Mit gemächlichen Schritten wanderten Odo und Kira die obere Ebene des Promenadendecks entlang. Sie waren einander vor ein paar Minuten an der Luftschleuse begegnet, von der aus das Passagiershuttle sich auf den Weg nach Bajor gemacht hatte. An Bord befanden sich Shakaar, für den es Zeit wurde, zu seinen Aufgaben zurückzukehren, und Doktor Mora, der in gewisser Weise Odos Ziehvater war. Es freute sie, dass sich die beiden nach langen Jahren endlich ausgesöhnt hatten. Auch wenn die glatten Züge des Formwandlers keine Gefühle offenbarten, spürte sie, dass ihn der Tod des Wechselbalgbabys hart traf. Wahrscheinlich kannte sie ihn besser, als irgendjemand sonst auf dieser Station. Genau wie er sie. Sie gaben einander nur durch die stumme Nähe mehr Trost, als jedes Wort das gekonnt hätte. Über eine halbe Stunde lang schlenderten sie die obere Ebene des Promenadendecks entlang, bis sie schließlich entschieden, den Turbolift zum Habitatring zu nehmen. Odo beachtete das bajoranische Pärchen, das ihnen Arm in Arm entgegen kam, zunächst nicht weiter, doch er bemerkte irritiert, wie Kira sich neben ihm versteifte. Erst jetzt fiel ihm auf, dass sich unter dem langen Kleid der Bauch der Frau deutlich wölbte. Die beiden jungen Leute wirkten glücklich mit sich und der Welt.

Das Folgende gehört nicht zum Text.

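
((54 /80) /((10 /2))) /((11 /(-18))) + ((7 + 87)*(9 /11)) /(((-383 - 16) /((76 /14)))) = -68307 /53900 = -1.27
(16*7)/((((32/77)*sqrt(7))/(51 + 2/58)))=56980*sqrt(7)/29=5198.45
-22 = -22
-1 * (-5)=5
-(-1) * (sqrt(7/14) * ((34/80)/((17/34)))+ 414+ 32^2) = 17 * sqrt(2)/40+ 1438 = 1438.60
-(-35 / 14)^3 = 125 / 8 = 15.62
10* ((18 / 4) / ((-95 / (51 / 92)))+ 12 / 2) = 104421 / 1748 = 59.74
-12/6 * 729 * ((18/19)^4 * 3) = -459165024/130321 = -3523.34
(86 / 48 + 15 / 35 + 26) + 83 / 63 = 29.54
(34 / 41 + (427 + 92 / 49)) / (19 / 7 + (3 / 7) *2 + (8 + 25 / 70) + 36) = 1726562 / 192577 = 8.97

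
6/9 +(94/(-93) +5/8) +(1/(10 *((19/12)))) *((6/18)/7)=140473/494760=0.28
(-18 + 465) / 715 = 447 / 715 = 0.63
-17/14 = -1.21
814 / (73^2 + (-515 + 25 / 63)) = 51282 / 303307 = 0.17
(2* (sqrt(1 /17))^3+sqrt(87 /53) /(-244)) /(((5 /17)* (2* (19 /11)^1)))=-187* sqrt(4611) /2457080+11* sqrt(17) /1615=0.02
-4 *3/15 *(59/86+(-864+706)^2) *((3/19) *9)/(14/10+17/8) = -309162672/38399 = -8051.32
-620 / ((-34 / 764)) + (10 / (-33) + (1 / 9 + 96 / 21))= 164181715 / 11781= 13936.14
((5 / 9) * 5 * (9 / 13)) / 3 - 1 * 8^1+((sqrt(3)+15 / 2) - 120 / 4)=-2329 / 78+sqrt(3)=-28.13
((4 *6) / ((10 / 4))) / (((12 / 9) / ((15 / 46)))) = 54 / 23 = 2.35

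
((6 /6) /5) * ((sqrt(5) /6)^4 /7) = 5 /9072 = 0.00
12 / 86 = 6 / 43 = 0.14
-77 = -77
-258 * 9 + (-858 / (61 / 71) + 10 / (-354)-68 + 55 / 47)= -1719024352 / 507459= -3387.51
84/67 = 1.25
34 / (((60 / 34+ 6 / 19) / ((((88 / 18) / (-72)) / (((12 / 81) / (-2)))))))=14.98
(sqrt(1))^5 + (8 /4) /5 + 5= 32 /5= 6.40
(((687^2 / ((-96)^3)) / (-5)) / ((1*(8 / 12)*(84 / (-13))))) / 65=-52441 / 137625600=-0.00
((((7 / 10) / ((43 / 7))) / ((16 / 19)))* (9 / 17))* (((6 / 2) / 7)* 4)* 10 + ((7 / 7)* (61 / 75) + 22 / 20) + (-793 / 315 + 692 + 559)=5764103939 / 4605300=1251.62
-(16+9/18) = -33/2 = -16.50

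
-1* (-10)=10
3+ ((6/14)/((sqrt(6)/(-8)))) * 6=3- 24 * sqrt(6)/7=-5.40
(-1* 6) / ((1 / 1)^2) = -6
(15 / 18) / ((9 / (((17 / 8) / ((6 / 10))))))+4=5609 / 1296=4.33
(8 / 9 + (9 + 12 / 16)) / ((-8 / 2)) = -383 / 144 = -2.66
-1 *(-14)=14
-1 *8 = -8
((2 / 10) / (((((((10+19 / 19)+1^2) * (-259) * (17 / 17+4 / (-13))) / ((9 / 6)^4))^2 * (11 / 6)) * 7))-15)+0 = -793380398637 / 52892026880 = -15.00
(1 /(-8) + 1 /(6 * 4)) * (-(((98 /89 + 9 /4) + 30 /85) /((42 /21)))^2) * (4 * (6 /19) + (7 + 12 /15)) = 2.59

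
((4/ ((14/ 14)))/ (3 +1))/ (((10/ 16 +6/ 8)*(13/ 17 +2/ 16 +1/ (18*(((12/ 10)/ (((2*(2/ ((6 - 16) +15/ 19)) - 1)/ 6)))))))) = 192780/ 232903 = 0.83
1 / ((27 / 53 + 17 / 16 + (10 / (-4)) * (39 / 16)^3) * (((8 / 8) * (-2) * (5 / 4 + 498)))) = 868352 / 30028966883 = 0.00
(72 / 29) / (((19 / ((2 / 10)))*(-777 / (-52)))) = 1248 / 713545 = 0.00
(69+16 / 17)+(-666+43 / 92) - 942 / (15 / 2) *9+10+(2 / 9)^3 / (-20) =-1956498553 / 1140156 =-1715.99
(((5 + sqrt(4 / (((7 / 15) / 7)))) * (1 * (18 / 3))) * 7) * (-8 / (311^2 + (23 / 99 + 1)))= -66528 * sqrt(15) / 9575501-166320 / 9575501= -0.04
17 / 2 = 8.50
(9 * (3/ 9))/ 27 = 1/ 9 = 0.11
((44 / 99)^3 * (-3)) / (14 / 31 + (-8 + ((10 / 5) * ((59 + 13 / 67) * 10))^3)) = -298356896 / 1879689374244879147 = -0.00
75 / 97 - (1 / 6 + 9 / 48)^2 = 144767 / 223488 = 0.65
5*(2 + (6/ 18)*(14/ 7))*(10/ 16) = 25/ 3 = 8.33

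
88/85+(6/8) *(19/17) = 637/340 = 1.87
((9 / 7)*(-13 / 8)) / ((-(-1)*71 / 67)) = -1.97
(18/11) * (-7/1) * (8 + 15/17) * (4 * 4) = -304416/187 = -1627.89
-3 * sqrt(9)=-9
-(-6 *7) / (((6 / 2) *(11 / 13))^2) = 2366 / 363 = 6.52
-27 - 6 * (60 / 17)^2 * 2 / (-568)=-548613 / 20519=-26.74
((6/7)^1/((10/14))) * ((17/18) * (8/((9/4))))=544/135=4.03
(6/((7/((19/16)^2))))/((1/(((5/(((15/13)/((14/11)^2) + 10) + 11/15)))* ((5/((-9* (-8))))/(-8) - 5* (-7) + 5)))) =18918069625/895903744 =21.12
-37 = -37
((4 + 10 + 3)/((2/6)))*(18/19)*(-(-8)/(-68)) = -108/19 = -5.68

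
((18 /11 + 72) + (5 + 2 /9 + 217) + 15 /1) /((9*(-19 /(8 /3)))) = -246200 /50787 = -4.85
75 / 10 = 15 / 2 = 7.50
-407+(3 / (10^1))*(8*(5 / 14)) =-2843 / 7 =-406.14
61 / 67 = 0.91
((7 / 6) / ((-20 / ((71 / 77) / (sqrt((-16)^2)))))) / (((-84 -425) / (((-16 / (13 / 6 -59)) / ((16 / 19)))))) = 1349 / 610962880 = 0.00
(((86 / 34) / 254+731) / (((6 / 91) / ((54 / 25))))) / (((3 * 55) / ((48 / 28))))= 738621234 / 2968625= 248.81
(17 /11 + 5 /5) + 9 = 127 /11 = 11.55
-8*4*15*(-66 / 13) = 31680 / 13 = 2436.92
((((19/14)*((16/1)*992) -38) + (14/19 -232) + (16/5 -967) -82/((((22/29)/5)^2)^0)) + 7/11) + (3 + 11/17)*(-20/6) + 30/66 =7541300923/373065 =20214.44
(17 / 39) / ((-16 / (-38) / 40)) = 1615 / 39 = 41.41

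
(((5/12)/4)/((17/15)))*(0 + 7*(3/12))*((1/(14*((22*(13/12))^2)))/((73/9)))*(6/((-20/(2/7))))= -1215/5684494816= -0.00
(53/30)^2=2809/900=3.12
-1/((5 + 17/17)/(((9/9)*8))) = -4/3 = -1.33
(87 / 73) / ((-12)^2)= 29 / 3504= 0.01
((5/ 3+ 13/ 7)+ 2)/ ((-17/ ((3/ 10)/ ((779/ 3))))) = -174/ 463505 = -0.00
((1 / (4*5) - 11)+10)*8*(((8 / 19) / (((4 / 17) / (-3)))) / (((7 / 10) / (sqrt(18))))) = 1224*sqrt(2) / 7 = 247.29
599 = 599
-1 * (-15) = 15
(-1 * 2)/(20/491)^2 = -241081/200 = -1205.40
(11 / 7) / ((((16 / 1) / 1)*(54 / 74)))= 407 / 3024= 0.13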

„Mein Benehmen muss so albern für Sie sein“, sagte Kira leise, als sich die Lifttüren hinter ihnen schlossen. „Ich bin todtraurig darüber, dass ich den Kleinen seiner wunderbaren Familie überlassen musste, während Ihr Findelkind gestorben ist.“
„Ich finde nicht, dass Sie sich albern verhalten. Über die Zeit, die ich nun unter euch Humanoiden verbringe, habe ich gelernt, wie wichtig eure Familien für euch sind, und auch, dass ihr es als etwas ganz besonderes anseht, wenn ein neues Leben entsteht. Ich kann mir schon vorstellen, dass es schwierig für Sie ist, das Baby aufzugeben, das Sie in sich getragen haben.“ Odo legte ihr behutsam die Hand auf den Arm, was sie dazu veranlasste, zu ihm aufzusehen.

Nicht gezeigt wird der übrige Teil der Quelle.